Update:  By the way, note the article is careful to give several paragraphs after this bit to opponents who disagree with the findings.  Perfectly fine.  But note that this is the courtesy that is increasingly denied to skeptics when the roles are reversed.  Maybe I should emulate climate alarmists and be shouting "false balance!  the science is settled!"


  1. Stephen_Macklin:

    For the Same reason Rolling Stone ran the UVA rape story. Confirmation Bias.

  2. August:

    One of the things I am going to enjoy is burying these bastards with their own concerns. I don't know if you've heard of Alan Savory, or Mark Shepard, or Greg Judy- yes they all probably believe this crap, but they also have a plan that doesn't require government. We can sequester carbon in soil. Plant trees, graze cattle in a particular way to mimic the way ruminants used to in the wild- as a for instance, the huge buffalo herds were part of why the Great Plains were what they were.

    Mark Shepard says we can offset the carbon in the atmosphere in just fifteen years. I don't care so much about the carbon- I started looking at this from the food quality angle- but nothing would be so fun as to tell government to shut up because we already solved that problem.

  3. HenryBowman419:

    Why Do Climate Change Claims Consistently Get a Fact-Checker Pass?

    Because if your sacred text is the Book of Goran, you don't question its dogma.

  4. Sam L.:

    It is Received Truth! and SHALL NOT be denied!

  5. johncunningham:

    the so-called media are in actuality Party operatives with bylines. only the Party line is to be mentioned. there is no room for doubt or opposing views.

  6. FelineCannonball:

    The report, if you bother to read it, ignored the compounding influence of temperature. And was not peer reviewed. You get a better picture of the state of the science by reading a little more. For instance:

    http://journals.ametsoc.org/doi/pdf/10.1175/1520-0477-95.9.S1.1 (page 10)


  7. skhpcola:

    "Peer reviewed" doesn't confer more truth to an article or paper. It may confer more validity, to those that are seeking confirmation of their bias, but peer-reviewed papers and articles are proved to be fallacious frequently.

  8. FelineCannonball:

    I didn't use the word truth and in fact science never addresses "truth." I did say you get a better idea of the state of the science by reading more. That included seeing where a report is incomplete, or where controversy might exist, misstatements, misinterpretations. Peer review might have helped the authors clarify a few issues, such as:

    One can say that the NOAA report specifically addressed precipitation as the only drought parameter. But, if you look at water stress as reflected in tree rings (link above), this drought looks to be more significant than if you just look at total precipitation. Precipitation timing and evaporative stress are additional factors that make this drought a 1200 year drought and not a 100 year drought.

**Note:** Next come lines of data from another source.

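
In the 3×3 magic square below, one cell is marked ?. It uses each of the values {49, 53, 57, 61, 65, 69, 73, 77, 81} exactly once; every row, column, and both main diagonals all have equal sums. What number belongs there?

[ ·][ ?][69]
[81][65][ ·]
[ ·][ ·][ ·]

73

The 9 entries sum to 585, so each line sums to 585/3 = 195.
Row 2: 81 + 65 + ? = 195, so (2,3) = 49.
From column 3, 195 − (69 + 49) gives (3,3) = 77.
Main diagonal needs 195; the known cells sum to 142, so (1,1) = 53.
From anti-diagonal, 195 − (69 + 65) gives (3,1) = 61.
From row 1, 195 − (53 + 69) gives (1,2) = 73.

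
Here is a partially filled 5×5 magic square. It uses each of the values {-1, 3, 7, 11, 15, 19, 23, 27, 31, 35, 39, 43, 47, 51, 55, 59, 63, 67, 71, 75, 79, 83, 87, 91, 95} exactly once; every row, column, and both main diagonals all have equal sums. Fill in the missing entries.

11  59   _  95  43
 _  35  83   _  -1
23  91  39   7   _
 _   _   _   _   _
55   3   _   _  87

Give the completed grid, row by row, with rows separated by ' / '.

The 25 entries sum to 1175, so each line sums to 1175/5 = 235.
From row 1, 235 − (11 + 59 + 95 + 43) gives (1,3) = 27.
From row 3, 235 − (23 + 91 + 39 + 7) gives (3,5) = 75.
Column 2 needs 235; the known cells sum to 188, so (4,2) = 47.
Column 5 needs 235; the known cells sum to 204, so (4,5) = 31.
From main diagonal, 235 − (11 + 35 + 39 + 87) gives (4,4) = 63.
Using anti-diagonal: 43 + 39 + 47 + 55 + ? → (2,4) = 235 − 184 = 51.
Row 2 needs 235; the known cells sum to 168, so (2,1) = 67.
From column 1, 235 − (11 + 67 + 23 + 55) gives (4,1) = 79.
The remaining cell in column 4 is (5,4) = 235 − 216 = 19.
Row 4 must total 235; the given cells sum to 220, so (4,3) = 15.
From row 5, 235 − (55 + 3 + 19 + 87) gives (5,3) = 71.

11 59 27 95 43 / 67 35 83 51 -1 / 23 91 39 7 75 / 79 47 15 63 31 / 55 3 71 19 87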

Basically the measured tree rings are skinnier than any in the last 1200 years.

    One can say that the blocking ridge is expected to decrease winter precipitation in some forward models (other link) and not others. This is therefore a point of controversy.

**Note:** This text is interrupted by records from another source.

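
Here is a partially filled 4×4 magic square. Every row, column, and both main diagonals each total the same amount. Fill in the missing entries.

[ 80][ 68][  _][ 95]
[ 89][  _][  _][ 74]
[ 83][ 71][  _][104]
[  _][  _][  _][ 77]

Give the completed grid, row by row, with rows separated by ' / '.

80 68 107 95 / 89 101 86 74 / 83 71 92 104 / 98 110 65 77

Column 4 is already complete: 95 + 74 + 104 + 77 = 350, so that is the magic constant.
From row 1, 350 − (80 + 68 + 95) gives (1,3) = 107.
From row 3, 350 − (83 + 71 + 104) gives (3,3) = 92.
The remaining cell in column 1 is (4,1) = 350 − 252 = 98.
Main diagonal must total 350; the given cells sum to 249, so (2,2) = 101.
Anti-diagonal: 95 + 71 + 98 + ? = 350, so (2,3) = 86.
The remaining cell in column 2 is (4,2) = 350 − 240 = 110.
The remaining cell in column 3 is (4,3) = 350 − 285 = 65.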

    So by simply reading more you get a better idea of the state of the science and how the NOAA report might be a little incomplete.

    Like Coyote, I applaud journalists for digging a little deeper where contemporary articles appear to show controversy. Sometimes they're just talking about different things. Sometimes there really is controversy that science is trying to tease out.

  9. skhpcola:

    I agree, I was just pointing out that "peer review" isn't magical or reliable in the realm of scientific research. Done properly, it does improve the accuracy and pertinence of a paper, but that doesn't hold true within the inbred and self-serving and science-y AGW sphere. AGW "scientists" are infamous for being mendacious circle-jerkers.